Sugar Sunday started in Maine 35 years ago, as a way for maple syrup producers to educate the public about sugaring and invite them to their farms. Maine Maple Sunday is always the fourth Sunday in March, so mark your calendars now for 2019! You can find a list of participating sugar shacks at the Maine Maple Producers website at http://mainemapleproducers.com/. If you are interested in visiting a New Hampshire based sugar shack, heck out the New Hampshire Maple Producers website at https://nhmapleproducers.com/maple-month/.

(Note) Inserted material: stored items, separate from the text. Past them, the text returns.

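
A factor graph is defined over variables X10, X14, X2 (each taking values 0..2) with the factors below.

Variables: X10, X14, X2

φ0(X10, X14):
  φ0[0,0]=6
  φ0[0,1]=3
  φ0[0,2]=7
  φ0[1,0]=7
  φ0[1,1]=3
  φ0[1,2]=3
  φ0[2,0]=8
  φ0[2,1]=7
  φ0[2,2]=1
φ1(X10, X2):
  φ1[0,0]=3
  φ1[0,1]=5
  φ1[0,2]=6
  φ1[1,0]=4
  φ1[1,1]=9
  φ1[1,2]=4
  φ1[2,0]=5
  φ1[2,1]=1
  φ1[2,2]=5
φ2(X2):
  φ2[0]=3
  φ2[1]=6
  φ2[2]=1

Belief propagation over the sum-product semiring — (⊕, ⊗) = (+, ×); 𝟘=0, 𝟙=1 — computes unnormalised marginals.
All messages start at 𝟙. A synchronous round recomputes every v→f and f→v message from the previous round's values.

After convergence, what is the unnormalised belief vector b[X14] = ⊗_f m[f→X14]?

b[X14] = [968, 527, 551]

init: all messages = 𝟙 over 3 values
r1 m[φ0→X10] = [16, 13, 16]
r1 m[φ0→X14] = [21, 13, 11]
r1 m[φ1→X10] = [14, 17, 11]
r1 m[φ1→X2] = [12, 15, 15]
r1 m[φ2→X2] = [3, 6, 1]
r1 m[X10→φ0] = [1, 1, 1]
r1 m[X10→φ1] = [1, 1, 1]
r1 m[X14→φ0] = [1, 1, 1]
r1 m[X2→φ1] = [1, 1, 1]
r1 m[X2→φ2] = [1, 1, 1]
r2 m[φ0→X10] = [16, 13, 16]
r2 m[φ0→X14] = [21, 13, 11]
r2 m[φ1→X10] = [14, 17, 11]
r2 m[φ1→X2] = [12, 15, 15]
r2 m[φ2→X2] = [3, 6, 1]
r2 m[X10→φ0] = [14, 17, 11]
r2 m[X10→φ1] = [16, 13, 16]
r2 m[X14→φ0] = [1, 1, 1]
r2 m[X2→φ1] = [3, 6, 1]
r2 m[X2→φ2] = [12, 15, 15]
r3 m[φ0→X10] = [16, 13, 16]
r3 m[φ0→X14] = [291, 170, 160]
r3 m[φ1→X10] = [45, 70, 26]
r3 m[φ1→X2] = [180, 213, 228]
r3 m[φ2→X2] = [3, 6, 1]
r3 m[X10→φ0] = [14, 17, 11]
r3 m[X10→φ1] = [16, 13, 16]
r3 m[X14→φ0] = [1, 1, 1]
r3 m[X2→φ1] = [3, 6, 1]
r3 m[X2→φ2] = [12, 15, 15]
r4 m[φ0→X10] = [16, 13, 16]
r4 m[φ0→X14] = [291, 170, 160]
r4 m[φ1→X10] = [45, 70, 26]
r4 m[φ1→X2] = [180, 213, 228]
r4 m[φ2→X2] = [3, 6, 1]
r4 m[X10→φ0] = [45, 70, 26]
r4 m[X10→φ1] = [16, 13, 16]
r4 m[X14→φ0] = [1, 1, 1]
r4 m[X2→φ1] = [3, 6, 1]
r4 m[X2→φ2] = [180, 213, 228]
r5 m[φ0→X10] = [16, 13, 16]
r5 m[φ0→X14] = [968, 527, 551]
r5 m[φ1→X10] = [45, 70, 26]
r5 m[φ1→X2] = [180, 213, 228]
r5 m[φ2→X2] = [3, 6, 1]
r5 m[X10→φ0] = [45, 70, 26]
r5 m[X10→φ1] = [16, 13, 16]
r5 m[X14→φ0] = [1, 1, 1]
r5 m[X2→φ1] = [3, 6, 1]
r5 m[X2→φ2] = [180, 213, 228]
r6 m[φ0→X10] = [16, 13, 16]
r6 m[φ0→X14] = [968, 527, 551]
r6 m[φ1→X10] = [45, 70, 26]
r6 m[φ1→X2] = [180, 213, 228]
r6 m[φ2→X2] = [3, 6, 1]
r6 m[X10→φ0] = [45, 70, 26]
r6 m[X10→φ1] = [16, 13, 16]
r6 m[X14→φ0] = [1, 1, 1]
r6 m[X2→φ1] = [3, 6, 1]
r6 m[X2→φ2] = [180, 213, 228]
fixed point reached at round 6
b[X14] = ⊗ incoming = [968, 527, 551]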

Goranson Farm is a sweet place, they have a CSA, sell their syrup, and have one of the best Sugar Sunday events I have ever been to. Their website is located at https://goransonfarm.me/. The farm is run by Jan Goranson and Rob Johanson and their sons. It’s an old family farm that they have, over the years since 1985, turned into a lovely organic working farm. I did not get a chance to check out their wind farm, but they are wind powered!
We started the day in one of the hoop greenhouses. As soon as you walked in the smell of fresh doughnuts wakes your nose right up. Maple glazed, fresh out of the fryer, these doughnuts were fluffy and light and really wonderful. I didn’t get any pictures because I inhaled mine too fast.
As we made our way through the greenhouse, the next table was sugar sweets. Maple sugared almonds and my favorite, maple sugar candy. Absolutely delicious. I wish I had gotten more, because as much as I try to savor them, I always eat them way too fast. We worked our way down to the seating area and watched the band, while sampling some vanilla ice cream with syrup on it. My niece kept herself occupied coloring some little books on maple syrup the farm had laid out for kids.
After the yummy food tent, we stood in line for the sugar shack tour. The owner of the farm, Ron Johanson, was boiling syrup as we watched. Goranson Farm does wood fired boiling, and the inside of the sugar shack was nice and cozy. Groups of about 25 people were let inside at a time, while he talked about his life as a sugar farmer, and how syrup is made from start to finish, and how syrup is filtered and graded and sold. It was an informational talk, and they had wonderful signage explaining things as well. You could the enormous evaporator at work, and clouds of steam puffed out of the chimney constantly!
After the sugar shack we walked around a bit and watched the farm dogs chasing each other around. They offered hay rides as well, but it was chilly and we were ready for lunch.
At home we make our own syrup, though nowhere near that scale! We only make a few gallons a year for personal use. Our set up is very small, made from a recycled oil barrel that a friend welded for us. We have 6 maples tapped this year and do the main boiling outside. Doing it inside makes everything sticky! We do our best with filtering but there’s still a bit of sugar sand in each bottle, but it doesn’t really bother me.
If you are in New England during the third weekend of March make sure you check out your local sugar shack to see what activities they’re offering. In New Hampshire, where I live, Sugar Sunday lasts 2 weekends. I think next year I’ll go to one weekend local, and the next weekend back to Maine, as I simply fell in love with Goranson Farm.